Cinnamon may aid learning ability

A study found that feeding cinnamon to laboratory mice determined to have poor learning ability made the mice better learners.

Update: 2016-07-16 20:00 GMT
Cinnamon

Cinnamon is a delicious addition to toast, coffee and breakfast rolls. Eating the tasty household spice also might improve learning ability, according to new study results published online in the July issue of the Journal of Neuroimmune Pharmacology. The study by neurological scientists at Rush University Medical Center found that feeding cinnamon to laboratory mice determined to have poor learning ability made the mice better learners.

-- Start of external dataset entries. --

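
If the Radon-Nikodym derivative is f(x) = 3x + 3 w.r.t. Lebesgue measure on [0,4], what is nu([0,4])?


nu(A) = integral_A (dnu/dmu) dmu = integral_0^4 (3x + 3) dx
Step 1: Antiderivative F(x) = (3/2)x^2 + 3x
Step 2: F(4) = (3/2)*4^2 + 3*4 = 24 + 12 = 36
Step 3: F(0) = (3/2)*0^2 + 3*0 = 0.0 + 0 = 0.0
Step 4: nu([0,4]) = F(4) - F(0) = 36 - 0.0 = 36


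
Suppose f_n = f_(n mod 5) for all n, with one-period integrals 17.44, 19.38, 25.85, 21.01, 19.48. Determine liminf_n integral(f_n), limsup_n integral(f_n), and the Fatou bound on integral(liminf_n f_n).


The sequence (integral(f_n)) is periodic with period 5, repeating the values 17.44, 19.38, 25.85, 21.01, 19.48 indefinitely.
Step 1: For a periodic sequence, every tail (a_m, a_(m+1), ...) contains all 5 period values infinitely often.
Step 2: Hence inf of every tail = min of the period values = min(17.44, 19.38, 25.85, 21.01, 19.48) = 17.44.
        liminf_n integral(f_n) = sup over m of (inf of tail from m) = 17.44.
Step 3: Similarly sup of every tail = max of the period values = 25.85.
        limsup_n integral(f_n) = 25.85.
Step 4: Fatou's lemma: integral(liminf_n f_n) <= liminf_n integral(f_n) = 17.44.
        So the integral of the pointwise liminf is at most 17.44.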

“This would be one of the safest and the easiest approaches to convert poor learners to good learners,” said Kalipada Pahan, the lead researcher of the study and Floyd A. Davis, professor of Neurology at Rush. Some people are born naturally good learners, some become good learners by effort, and some find it hard to learn new tasks even with effort. Little is known about the neurological processes that cause someone to be a poor learner and how to improve performance in poor learners. “Understanding brain mechanisms that lead to poor learning is important to developing effective strategies to improve memory and learning ability,” Pahan said.

Cinnamon role reversal:

The key to gaining that understanding lies in the hippocampus, a small part in the brain that generates, organises and stores memory. The mice in the study received oral feedings of ground cinnamon, which their bodies metabolised into sodium benzoate, a chemical used as a drug treatment for brain damage. When the sodium benzoate entered the mice’s brains, it stimulated the plasticity (ability to change) of hippocampal neurons. These changes in turn led to improved memory and learning among the mice. “We have successfully used cinnamon to reverse biochemical, cellular and anatomical changes that occur in the brains of mice with poor learning,” Pahan said.